大相撲九州場所11日目、大関の琴櫻と豊昇龍、平幕の隆の勝が1敗。新大関・大の里は4敗。ご当地力士の平戸海は宇良と3番相撲を取り、館内大声援
2024年11月10日、大相撲九州場所が福岡国際センターで初日を迎えた。『婦人公論』愛読者で相撲をこよなく愛する「しろぼしマーサ」が今場所もテレビ観戦記を綴ります。 * * * * * * * ◆琴櫻、豊昇龍、隆の勝が強みを発揮 横綱・照ノ富士休場の大相撲九州場所は、11日目まで、1敗をキープした大関の琴櫻と豊昇龍、前頭6枚目・隆の勝が、それぞれの強みを発揮して盛り上げている。 初優勝を目指す琴櫻、2回目の優勝を狙う豊昇龍、今年の名古屋場所で照ノ富士と優勝決定戦をして敗れた隆の勝、九州場所で賜杯を手にするのは…と言いたいところだが、まだ4日あり、何が起きるかわからない。 2敗はおらず、3敗は平幕の若隆景、阿炎、豪ノ山、阿武剋、尊富士の5人。 先場所優勝して大関になり、連覇と高速で横綱になる期待がもたれている大の里は、11日目に隆の勝に敗れて4敗となった。 11日目の正面解説の琴風さん(元大関・琴風)は、「僕から見ると(琴櫻は)優しくて、人間的に良い人なのですが、土俵ではそうなっちゃいけない。『鬼になってくれ』と言っています。今場所は鬼になっています」と話していた。 向正面解説の立浪親方(元小結・旭豊)は、豊昇龍について「負けない相撲を取れるようになってきた」と言っていた。 大の里は、先場所、対戦相手を前進力で土俵から追い出していたが、11日目はこれまで以上に「俺には激突しかないのだ!」と言わんばかりに早めに仕切り、隆の勝の警戒は増大したはずだ。結果は隆の勝が左に変化し、大の里は負けた。相手に悟られないようにするポーカーフェイスというのがあるが、大の里はポーカー仕切りができないだろうか。

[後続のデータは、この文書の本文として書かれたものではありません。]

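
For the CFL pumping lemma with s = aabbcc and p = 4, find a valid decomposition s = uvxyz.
u='a', v='a', x='bb', y='c', z='c'

For s = aabbcc with pumping length p = 4:

One valid decomposition:
- u = 'a'
- v = 'a'
- x = 'bb'
- y = 'c'
- z = 'c'

Verification:
- uvxyz = 'a' + 'a' + 'bb' + 'c' + 'c' = aabbcc ✓
- |vxy| = |'abbc'| = 4 ≤ 4 ✓
- |vy| = |'ac'| = 2 > 0 ✓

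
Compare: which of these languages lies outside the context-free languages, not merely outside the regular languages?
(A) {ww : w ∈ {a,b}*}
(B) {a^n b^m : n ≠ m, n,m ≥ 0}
(A) {ww : w ∈ {a,b}*}

(A) {ww : w ∈ {a,b}*} requires the CFL pumping lemma.

- {a^n b^m : n ≠ m, n,m ≥ 0} is context-free (but not regular)
  • Can be shown non-regular with the regular pumping lemma
  • After pumping a's, we can make n = m

- {ww : w ∈ {a,b}*} is NOT context-free
  • Requires the CFL pumping lemma to prove
  • Even a PDA cannot compare two arbitrary halves symbol by symbol; CFL pumping on a^p b^p a^p b^p fails

The CFL pumping lemma is "stronger" in that it can prove non-membership
in the larger class of context-free languages.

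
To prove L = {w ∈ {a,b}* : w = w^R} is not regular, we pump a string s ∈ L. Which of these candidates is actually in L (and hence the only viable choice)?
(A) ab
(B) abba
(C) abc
(B) abba

The pumping lemma is applied to a string s that lies in L, so first check membership of each option:
- (A) ab reversed is ba ≠ ab, so it is not a palindrome and is not in L ✗
- (B) abba reversed is abba, the same string, so it is a palindrome and is in L ✓
- (C) abc reversed is cba ≠ abc, so it is not a palindrome and is not in L ✗

Only (B) abba is in L, so it is the only candidate that could play the role of s.
(In a complete proof one picks s in terms of the pumping length p so that |s| ≥ p is guaranteed; a fixed string like abba illustrates the shape of such an s.)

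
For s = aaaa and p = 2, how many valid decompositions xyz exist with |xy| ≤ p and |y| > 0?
3

For s = 'aaaa' with pumping length p = 2:

Constraints: |xy| ≤ 2, |y| > 0

Valid decompositions (|xy| ≤ p, |y| ≥ 1):
  • x='', y='a', z='aaa'
  • x='a', y='a', z='aa'
  • x='', y='aa', z='aa'

Total count: 3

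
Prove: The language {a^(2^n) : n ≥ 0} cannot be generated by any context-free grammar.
Assume for contradiction that L is context-free, and let p ≥ 1 be the pumping length given by the pumping lemma for CFLs.
Choose s = a^(2^p). Then s ∈ L and |s| = 2^p ≥ p.
By the CFL pumping lemma, s = uvxyz for some u, v, x, y, z with |vxy| ≤ p, |vy| ≥ 1, and uv^i xy^i z ∈ L for every i ≥ 0.
All symbols are a's, so only lengths matter: let k = |vy|, with 1 ≤ k ≤ |vxy| ≤ p < 2^p.

Take i = 2: |uv²xy²z| = 2^p + k, and 2^p < 2^p + k < 2^p + 2^p = 2^(p+1).
So the length lies strictly between consecutive powers of two and is not a power of 2; uv²xy²z ∉ L.

This contradicts the CFL pumping lemma, which requires uv^i xy^i z ∈ L for all i ≥ 0.
Hence L = {a^(2^n) : n ≥ 0} is not context-free. ∎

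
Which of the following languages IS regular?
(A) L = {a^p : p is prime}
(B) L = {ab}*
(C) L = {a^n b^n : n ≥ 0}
(B) {ab}*

(B) L = {ab}* is regular.

This can be recognized by a finite automaton (DFA/NFA).
Regular expressions like {ab}* define regular languages.

The other choices are not regular:
- {a^p : p is prime}: After pumping, the length becomes composite
- {a^n b^n : n ≥ 0}: After pumping, the number of a's and b's become unequal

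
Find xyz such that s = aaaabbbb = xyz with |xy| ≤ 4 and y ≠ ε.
x = '', y = 'aa', z = 'aabbbb'

For s = aaaabbbb and p = 4, one valid decomposition is:
- x = '' (length 0)
- y = 'aa' (length 2)
- z = 'aabbbb' (length 6)

Verification:
- xyz = '' + 'aa' + 'aabbbb' = aaaabbbb ✓
- |xy| = 2 ≤ 4 ✓
- |y| = 2 > 0 ✓

All pumping lemma constraints are satisfied.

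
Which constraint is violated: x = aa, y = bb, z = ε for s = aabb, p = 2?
Violated: |xy| ≤ p

The decomposition x = aa, y = bb, z = ε for s = aabb with p = 2
violates the constraint: |xy| ≤ p

|xy| = |aabb| = 4 > 2 = p. The decomposition puts too many characters in xy.

Pumping lemma constraints:
1. xyz = s (decomposition is valid)
2. |xy| ≤ p
3. |y| > 0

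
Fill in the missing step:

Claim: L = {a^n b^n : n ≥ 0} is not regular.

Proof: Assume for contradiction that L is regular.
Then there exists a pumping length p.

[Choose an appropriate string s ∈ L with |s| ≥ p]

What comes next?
s = a^p b^p

This string is in L (has equal a's and b's) and has length 2p ≥ p.
Any decomposition xyz with |xy| ≤ p means y consists only of a's,
so pumping will unbalance the counts.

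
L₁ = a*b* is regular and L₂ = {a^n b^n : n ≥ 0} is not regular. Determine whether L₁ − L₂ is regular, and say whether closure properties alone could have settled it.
No — L₁ − L₂ is not regular.

a*b* − {a^n b^n} = {a^n b^m : n ≠ m}. If this were regular, then its complement intersected with a*b*, namely {a^n b^n : n ≥ 0}, would be regular too (closure under complement and intersection) — contradiction. So L₁ − L₂ is not regular.

Note that the bare facts "L₁ regular, L₂ non-regular" do not settle the question by themselves: the closure of regular languages under ∪, ∩, complement and difference applies only when BOTH operands are regular. With a non-regular operand the result can come out regular or non-regular depending on the specific languages, so one has to work out L₁ − L₂ for this particular pair, as above.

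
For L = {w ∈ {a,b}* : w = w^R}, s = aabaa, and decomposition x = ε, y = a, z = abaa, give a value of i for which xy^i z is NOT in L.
i = 0

xy⁰z = ε · ε · abaa = abaa; abaa reversed is aaba ≠ abaa, so it is not a palindrome and is not in L.
(Other choices also work, e.g. i = 2, 3; only i = 1 is guaranteed to stay in L since xy¹z = s.)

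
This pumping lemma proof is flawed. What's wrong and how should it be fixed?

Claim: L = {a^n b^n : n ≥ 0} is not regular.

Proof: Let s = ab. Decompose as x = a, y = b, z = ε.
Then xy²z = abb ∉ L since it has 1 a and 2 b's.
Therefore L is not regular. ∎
Error: The string s = ab might be shorter than the pumping length p.

Correction: Choose s = a^p b^p to ensure |s| ≥ p. Also, the decomposition is wrong: with |xy| ≤ p, y cannot include b's when s starts with p a's.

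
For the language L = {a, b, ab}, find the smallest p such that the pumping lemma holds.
p = 3

For a finite language L, the pumping lemma holds vacuously if p > max|s| for s ∈ L.

The longest string in L = {a, b, ab} has length 2.
If p = 3, then no string s ∈ L has |s| ≥ p, so the condition is vacuously true.

The minimum pumping length is p = 3.

Why no smaller p works: for any p ≤ 2, the longest string s ∈ L has |s| = 2 ≥ p, so it would
have to be pumpable; but pumping up (i = 2, 3, ...) produces ever longer strings, which cannot all lie in the
finite language L. So the pumping property fails for every p ≤ 2.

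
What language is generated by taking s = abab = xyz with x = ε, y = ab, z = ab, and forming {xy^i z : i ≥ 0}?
{xy^i z : i ≥ 0} = {(ab)^(i+1) : i ≥ 0} = {ab, abab, ababab, ...}

With x = ε, y = ab, z = ab: Pumping 'ab' gives strings of alternating a's and b's.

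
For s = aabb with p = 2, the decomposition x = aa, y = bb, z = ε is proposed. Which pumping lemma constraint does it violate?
Violated: |xy| ≤ p

The decomposition x = aa, y = bb, z = ε for s = aabb with p = 2
violates the constraint: |xy| ≤ p

|xy| = |aabb| = 4 > 2 = p. The decomposition puts too many characters in xy.

Pumping lemma constraints:
1. xyz = s (decomposition is valid)
2. |xy| ≤ p
3. |y| > 0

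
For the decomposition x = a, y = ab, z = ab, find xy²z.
aababab

Given x = 'a', y = 'ab', z = 'ab' and i = 2:

xy^2z = x + y·y·...·y (2 times) + z
       = 'a' + 'ab'^2 + 'ab'
       = 'a' + 'abab' + 'ab'
       = 'aababab'

The pumped string is 'aababab' with length 7.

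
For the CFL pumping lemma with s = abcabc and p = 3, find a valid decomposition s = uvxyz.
u='ab', v='c', x='a', y='b', z='c'

For s = abcabc with pumping length p = 3:

One valid decomposition:
- u = 'ab'
- v = 'c'
- x = 'a'
- y = 'b'
- z = 'c'

Verification:
- uvxyz = 'ab' + 'c' + 'a' + 'b' + 'c' = abcabc ✓
- |vxy| = |'cab'| = 3 ≤ 3 ✓
- |vy| = |'cb'| = 2 > 0 ✓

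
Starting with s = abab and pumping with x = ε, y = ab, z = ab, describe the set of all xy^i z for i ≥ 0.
{xy^i z : i ≥ 0} = {(ab)^(i+1) : i ≥ 0} = {ab, abab, ababab, ...}

With x = ε, y = ab, z = ab: Pumping 'ab' gives strings of alternating a's and b's.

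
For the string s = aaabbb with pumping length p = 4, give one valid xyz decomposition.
x = '', y = 'aaa', z = 'bbb'

For s = aaabbb and p = 4, one valid decomposition is:
- x = '' (length 0)
- y = 'aaa' (length 3)
- z = 'bbb' (length 3)

Verification:
- xyz = '' + 'aaa' + 'bbb' = aaabbb ✓
- |xy| = 3 ≤ 4 ✓
- |y| = 3 > 0 ✓

All pumping lemma constraints are satisfied.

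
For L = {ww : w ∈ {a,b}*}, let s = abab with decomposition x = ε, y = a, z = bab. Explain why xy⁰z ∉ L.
xy⁰z = bab ∉ L

Pumping with i = 0 replaces y = a by y⁰ = ε:
- Original: s = xyz = abab; abab splits into halves ab · ab, which are equal, so it is in L (w = ab)
- Pumped: xy⁰z = ε · ε · bab = bab
- bab has odd length 3, so it cannot be written as ww and is not in L

The pumping lemma would require xy⁰z ∈ L, so this decomposition yields a contradiction.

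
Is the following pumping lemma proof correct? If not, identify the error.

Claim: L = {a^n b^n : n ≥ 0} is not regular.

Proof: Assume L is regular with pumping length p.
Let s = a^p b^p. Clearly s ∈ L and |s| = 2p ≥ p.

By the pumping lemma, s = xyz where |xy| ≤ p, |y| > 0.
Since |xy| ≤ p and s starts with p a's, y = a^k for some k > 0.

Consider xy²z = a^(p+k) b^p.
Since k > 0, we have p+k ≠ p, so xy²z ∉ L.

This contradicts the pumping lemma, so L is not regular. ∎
The proof is correct.

This proof is valid because:
1. The string s = a^p b^p is correctly in L
2. The decomposition analysis is correct: y must consist only of a's
3. The contradiction is valid: pumping increases a's but not b's
4. The conclusion follows logically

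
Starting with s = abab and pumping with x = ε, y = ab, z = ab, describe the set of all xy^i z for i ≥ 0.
{xy^i z : i ≥ 0} = {(ab)^(i+1) : i ≥ 0} = {ab, abab, ababab, ...}

With x = ε, y = ab, z = ab: Pumping 'ab' gives strings of alternating a's and b's.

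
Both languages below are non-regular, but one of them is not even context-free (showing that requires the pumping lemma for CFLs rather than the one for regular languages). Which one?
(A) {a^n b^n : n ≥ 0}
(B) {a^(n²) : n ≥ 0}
(B) {a^(n²) : n ≥ 0}

(B) {a^(n²) : n ≥ 0} requires the CFL pumping lemma.

- {a^n b^n : n ≥ 0} is context-free (but not regular)
  • Can be shown non-regular with the regular pumping lemma
  • After pumping, the number of a's and b's become unequal

- {a^(n²) : n ≥ 0} is NOT context-free
  • Requires the CFL pumping lemma to prove
  • Gaps between squares grow unboundedly

The CFL pumping lemma is "stronger" in that it can prove non-membership
in the larger class of context-free languages.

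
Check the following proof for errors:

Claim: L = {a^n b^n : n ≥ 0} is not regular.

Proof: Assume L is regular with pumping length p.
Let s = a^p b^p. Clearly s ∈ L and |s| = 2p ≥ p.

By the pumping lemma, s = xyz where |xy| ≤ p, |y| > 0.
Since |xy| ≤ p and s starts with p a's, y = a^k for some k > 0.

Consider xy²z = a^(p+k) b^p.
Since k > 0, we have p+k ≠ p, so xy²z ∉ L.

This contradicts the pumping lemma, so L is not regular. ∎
The proof is correct.

This proof is valid because:
1. The string s = a^p b^p is correctly in L
2. The decomposition analysis is correct: y must consist only of a's
3. The contradiction is valid: pumping increases a's but not b's
4. The conclusion follows logically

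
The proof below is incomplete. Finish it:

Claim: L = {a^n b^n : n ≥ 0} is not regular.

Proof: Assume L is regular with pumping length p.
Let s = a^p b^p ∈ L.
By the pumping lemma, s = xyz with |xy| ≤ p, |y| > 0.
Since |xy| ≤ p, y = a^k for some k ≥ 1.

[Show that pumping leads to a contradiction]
Consider xy²z = a^(p+k) b^p.

Since k ≥ 1, we have p + k > p.
So xy²z has more a's than b's: (p+k) a's vs p b's.
This means xy²z ∉ L because a^n b^n requires equal counts.

This contradicts the pumping lemma which states xy²z ∈ L.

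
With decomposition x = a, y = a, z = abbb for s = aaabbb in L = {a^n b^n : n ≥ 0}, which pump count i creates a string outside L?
i = 2

xy²z = a · aa · abbb = aaaabbb; aaaabbb has 4 a's and 3 b's; 4 ≠ 3, so it is not in L.
(Other choices also work, e.g. i = 0, 3; only i = 1 is guaranteed to stay in L since xy¹z = s.)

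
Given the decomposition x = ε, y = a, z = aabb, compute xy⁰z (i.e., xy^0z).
aabb

Given x = '', y = 'a', z = 'aabb' and i = 0:

xy^0z = x + y·y·...·y (0 times) + z
       = '' + 'a'^0 + 'aabb'
       = '' + '' + 'aabb'
       = 'aabb'

The pumped string is 'aabb' with length 4.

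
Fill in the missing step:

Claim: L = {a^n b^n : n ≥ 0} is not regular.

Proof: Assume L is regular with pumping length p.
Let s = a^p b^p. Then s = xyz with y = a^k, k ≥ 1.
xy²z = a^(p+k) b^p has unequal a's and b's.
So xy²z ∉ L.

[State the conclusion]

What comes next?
This contradicts the pumping lemma for regular languages,
which guarantees xy^i z ∈ L for all i ≥ 0.

Since our assumption that L is regular leads to a contradiction,
we conclude that L = {a^n b^n : n ≥ 0} is NOT regular. ∎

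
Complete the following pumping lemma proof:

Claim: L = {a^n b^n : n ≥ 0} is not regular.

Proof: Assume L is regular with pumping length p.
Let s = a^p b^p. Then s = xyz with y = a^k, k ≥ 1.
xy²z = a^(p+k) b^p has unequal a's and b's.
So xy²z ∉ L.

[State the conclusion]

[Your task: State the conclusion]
This contradicts the pumping lemma for regular languages,
which guarantees xy^i z ∈ L for all i ≥ 0.

Since our assumption that L is regular leads to a contradiction,
we conclude that L = {a^n b^n : n ≥ 0} is NOT regular. ∎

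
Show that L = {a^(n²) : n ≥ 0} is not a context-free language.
Assume for contradiction that L is context-free, and let p ≥ 1 be the pumping length given by the pumping lemma for CFLs.
Choose s = a^(p²). Then s ∈ L and |s| = p² ≥ p.
By the CFL pumping lemma, s = uvxyz for some u, v, x, y, z with |vxy| ≤ p, |vy| ≥ 1, and uv^i xy^i z ∈ L for every i ≥ 0.
All symbols are a's, so only lengths matter: let k = |vy|, with 1 ≤ k ≤ |vxy| ≤ p.

Take i = 2: |uv²xy²z| = p² + k, and p² < p² + k ≤ p² + p < (p + 1)².
So the length lies strictly between consecutive squares and is not a perfect square; uv²xy²z ∉ L.

This contradicts the CFL pumping lemma, which requires uv^i xy^i z ∈ L for all i ≥ 0.
Hence L = {a^(n²) : n ≥ 0} is not context-free. ∎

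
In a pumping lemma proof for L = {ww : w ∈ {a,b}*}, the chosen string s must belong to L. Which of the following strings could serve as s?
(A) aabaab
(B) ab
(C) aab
(A) aabaab

The pumping lemma is applied to a string s that lies in L, so first check membership of each option:
- (A) aabaab splits into halves aab · aab, which are equal, so it is in L (w = aab) ✓
- (B) ab has length 2; its halves are a and b, which differ, so it is not in L ✗
- (C) aab has odd length 3, so it cannot be written as ww and is not in L ✗

Only (A) aabaab is in L, so it is the only candidate that could play the role of s.
(In a complete proof one picks s in terms of the pumping length p so that |s| ≥ p is guaranteed; a fixed string like aabaab illustrates the shape of such an s.)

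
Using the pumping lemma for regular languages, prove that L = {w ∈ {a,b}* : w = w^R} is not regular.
Assume for contradiction that L is regular, and let p ≥ 1 be the pumping length given by the pumping lemma.
Choose s = a^p b a^p. Then s ∈ L (it reads the same in both directions) and |s| = 2p + 1 ≥ p.
By the pumping lemma, s = xyz for some x, y, z with |xy| ≤ p, |y| ≥ 1, and xy^i z ∈ L for every i ≥ 0.
Since |xy| ≤ p and the first p symbols of s are all a's, y = a^k for some k with 1 ≤ k ≤ p.

Take i = 2: xy²z = a^(p + k) b a^p.
Its reversal is a^p b a^(p + k). These differ because the block of a's before the unique b has length p + k in one and p in the other, and p + k ≠ p since k ≥ 1. So xy²z is not a palindrome, i.e. xy²z ∉ L.

This contradicts the pumping lemma, which requires xy^i z ∈ L for all i ≥ 0.
Hence L = {w ∈ {a,b}* : w = w^R} is not regular. ∎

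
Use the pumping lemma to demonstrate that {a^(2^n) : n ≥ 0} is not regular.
Assume for contradiction that L is regular, and let p ≥ 1 be the pumping length given by the pumping lemma.
Choose s = a^(2^p). Then s ∈ L and |s| = 2^p ≥ p.
By the pumping lemma, s = xyz for some x, y, z with |xy| ≤ p, |y| ≥ 1, and xy^i z ∈ L for every i ≥ 0.
Here y = a^k for some k with 1 ≤ k ≤ |xy| ≤ p, and p < 2^p.

Take i = 2: |xy²z| = 2^p + k.
Now 2^p < 2^p + k ≤ 2^p + p < 2^p + 2^p = 2^(p+1).
So |xy²z| lies strictly between the consecutive powers of two 2^p and 2^(p+1), hence is not a power of 2, and xy²z ∉ L.

This contradicts the pumping lemma, which requires xy^i z ∈ L for all i ≥ 0.
Hence L = {a^(2^n) : n ≥ 0} is not regular. ∎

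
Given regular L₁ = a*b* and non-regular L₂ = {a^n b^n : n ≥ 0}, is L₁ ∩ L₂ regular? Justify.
No — L₁ ∩ L₂ is not regular.

Every string a^n b^n already lies in a*b*, so L₁ ∩ L₂ = {a^n b^n : n ≥ 0} = L₂ itself, which is the standard non-regular language (pump s = a^p b^p).

Note that the bare facts "L₁ regular, L₂ non-regular" do not settle the question by themselves: the closure of regular languages under ∪, ∩, complement and difference applies only when BOTH operands are regular. With a non-regular operand the result can come out regular or non-regular depending on the specific languages, so one has to work out L₁ ∩ L₂ for this particular pair, as above.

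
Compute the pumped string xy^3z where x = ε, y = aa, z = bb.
aaaaaabb

Given x = '', y = 'aa', z = 'bb' and i = 3:

xy^3z = x + y·y·...·y (3 times) + z
       = '' + 'aa'^3 + 'bb'
       = '' + 'aaaaaa' + 'bb'
       = 'aaaaaabb'

The pumped string is 'aaaaaabb' with length 8.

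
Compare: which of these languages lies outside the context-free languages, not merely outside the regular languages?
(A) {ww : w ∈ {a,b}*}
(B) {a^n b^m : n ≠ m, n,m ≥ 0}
(A) {ww : w ∈ {a,b}*}

(A) {ww : w ∈ {a,b}*} requires the CFL pumping lemma.

- {a^n b^m : n ≠ m, n,m ≥ 0} is context-free (but not regular)
  • Can be shown non-regular with the regular pumping lemma
  • After pumping a's, we can make n = m

- {ww : w ∈ {a,b}*} is NOT context-free
  • Requires the CFL pumping lemma to prove
  • Even a PDA cannot compare two arbitrary halves symbol by symbol; CFL pumping on a^p b^p a^p b^p fails

The CFL pumping lemma is "stronger" in that it can prove non-membership
in the larger class of context-free languages.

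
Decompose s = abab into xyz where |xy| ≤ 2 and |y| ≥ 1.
x = '', y = 'a', z = 'bab'

For s = abab and p = 2, one valid decomposition is:
- x = '' (length 0)
- y = 'a' (length 1)
- z = 'bab' (length 3)

Verification:
- xyz = '' + 'a' + 'bab' = abab ✓
- |xy| = 1 ≤ 2 ✓
- |y| = 1 > 0 ✓

All pumping lemma constraints are satisfied.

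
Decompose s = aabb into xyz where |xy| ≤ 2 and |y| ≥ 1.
x = 'a', y = 'a', z = 'bb'

For s = aabb and p = 2, one valid decomposition is:
- x = 'a' (length 1)
- y = 'a' (length 1)
- z = 'bb' (length 2)

Verification:
- xyz = 'a' + 'a' + 'bb' = aabb ✓
- |xy| = 2 ≤ 2 ✓
- |y| = 1 > 0 ✓

All pumping lemma constraints are satisfied.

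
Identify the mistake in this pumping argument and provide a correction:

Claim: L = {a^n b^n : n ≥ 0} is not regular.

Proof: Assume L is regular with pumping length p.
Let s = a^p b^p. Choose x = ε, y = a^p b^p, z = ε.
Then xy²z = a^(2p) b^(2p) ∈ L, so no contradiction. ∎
Error: The decomposition violates |xy| ≤ p. With y = a^p b^p, |xy| = |y| = 2p > p. (The proof also miscomputes xy²z, which would be a^p b^p a^p b^p rather than a^(2p) b^(2p), and it wrongly treats one harmless decomposition as settling the matter — the prover does not get to choose the decomposition.)

Correction: The pumping lemma requires |xy| ≤ p, and the argument must handle every decomposition satisfying |xy| ≤ p, |y| ≥ 1. Since s starts with p a's, any such y consists only of a's, say y = a^k with k ≥ 1. Then xy²z = a^(p+k) b^p has unequal numbers of a's and b's, so xy²z ∉ L — the required contradiction.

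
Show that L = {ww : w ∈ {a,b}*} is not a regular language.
Assume for contradiction that L is regular, and let p ≥ 1 be the pumping length given by the pumping lemma.
Choose s = a^p b a^p b. Then s ∈ L (take w = a^p b) and |s| = 2p + 2 ≥ p.
By the pumping lemma, s = xyz for some x, y, z with |xy| ≤ p, |y| ≥ 1, and xy^i z ∈ L for every i ≥ 0.
Since |xy| ≤ p and the first p symbols of s are all a's, y = a^k for some k with 1 ≤ k ≤ p.

Take i = 2: t = xy²z = a^(p + k) b a^p b.
Suppose t = uu for some string u. The string t contains exactly two b's and ends in b, so u contains exactly one b and ends in b; hence u = a^j b for some j, and uu = a^j b a^j b. Comparing with t = a^(p + k) b a^p b forces j = p + k (first block) and j = p (second block), which is impossible since k ≥ 1. So t ∉ L.

This contradicts the pumping lemma, which requires xy^i z ∈ L for all i ≥ 0.
Hence L = {ww : w ∈ {a,b}*} is not regular. ∎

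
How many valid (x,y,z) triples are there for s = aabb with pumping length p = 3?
6

For s = 'aabb' with pumping length p = 3:

Constraints: |xy| ≤ 3, |y| > 0

Valid decompositions (|xy| ≤ p, |y| ≥ 1):
  • x='', y='a', z='abb'
  • x='a', y='a', z='bb'
  • x='', y='aa', z='bb'
  • x='aa', y='b', z='b'
  • x='a', y='ab', z='b'
  • x='', y='aab', z='b'

Total count: 6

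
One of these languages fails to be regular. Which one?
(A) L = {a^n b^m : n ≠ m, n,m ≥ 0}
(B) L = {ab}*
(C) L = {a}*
(A) {a^n b^m : n ≠ m, n,m ≥ 0}

(A) L = {a^n b^m : n ≠ m, n,m ≥ 0} is NOT regular.

The pumping lemma can be used to prove this:
After pumping a's, we can make n = m

The other languages are regular because they can be recognized by finite automata.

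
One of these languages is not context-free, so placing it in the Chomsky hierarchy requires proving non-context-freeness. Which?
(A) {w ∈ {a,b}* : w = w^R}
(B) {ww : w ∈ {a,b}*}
(B) {ww : w ∈ {a,b}*}

(B) {ww : w ∈ {a,b}*} requires the CFL pumping lemma.

- {w ∈ {a,b}* : w = w^R} is context-free (but not regular)
  • Can be shown non-regular with the regular pumping lemma
  • After pumping, the string is no longer symmetric

- {ww : w ∈ {a,b}*} is NOT context-free
  • Requires the CFL pumping lemma to prove
  • Cannot verify equality of two arbitrary substrings

The CFL pumping lemma is "stronger" in that it can prove non-membership
in the larger class of context-free languages.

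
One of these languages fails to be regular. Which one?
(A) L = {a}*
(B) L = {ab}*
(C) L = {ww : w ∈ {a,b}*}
(C) {ww : w ∈ {a,b}*}

(C) L = {ww : w ∈ {a,b}*} is NOT regular.

The pumping lemma can be used to prove this:
After pumping, the two halves no longer match

The other languages are regular because they can be recognized by finite automata.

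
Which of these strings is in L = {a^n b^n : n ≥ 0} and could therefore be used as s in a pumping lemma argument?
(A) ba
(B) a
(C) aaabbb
(C) aaabbb

The pumping lemma is applied to a string s that lies in L, so first check membership of each option:
- (A) ba has an a after a b, so it is not of the form a^n b^n and is not in L ✗
- (B) a has 1 a's and 0 b's; 1 ≠ 0, so it is not in L ✗
- (C) aaabbb = a^3 b^3 has equal counts (3 = 3), so it is in L ✓

Only (C) aaabbb is in L, so it is the only candidate that could play the role of s.
(In a complete proof one picks s in terms of the pumping length p so that |s| ≥ p is guaranteed; a fixed string like aaabbb illustrates the shape of such an s.)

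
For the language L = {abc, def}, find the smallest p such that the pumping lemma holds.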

◆これぞ大相撲の醍醐味 11日目は、これぞ大相撲の醍醐味、という熱戦が繰り広げられた。 前頭筆頭・平戸海は、長崎県平戸市出身のご当地力士で、連日観客の応援が盛大だが、10日目まで1勝。対戦相手の人気の前頭2枚目・宇良は2勝。2人とも連日、必死に相撲を取っているが勝ち星につながらない。 ところが11日目は3回も相撲を取り、館内は超大声援となった。本割も取り直しの1回目も2回目も、誰が見ても負けが同時。2回目の取り直しで、宇良が平戸海を押し倒した。力士たちは「1日1番、集中して」とインタビューで良く言うが、1日3番も相撲を取った。 琴風さんは、「成績が上がってなくても前向きな相撲。お客さんは喜びますよ」と二人を褒めた。立浪親方は桝席の中の放送席にいて、「皆さん納得の拍手でしたよ。星があがってない中で魅せましたね」と二人を称えていた。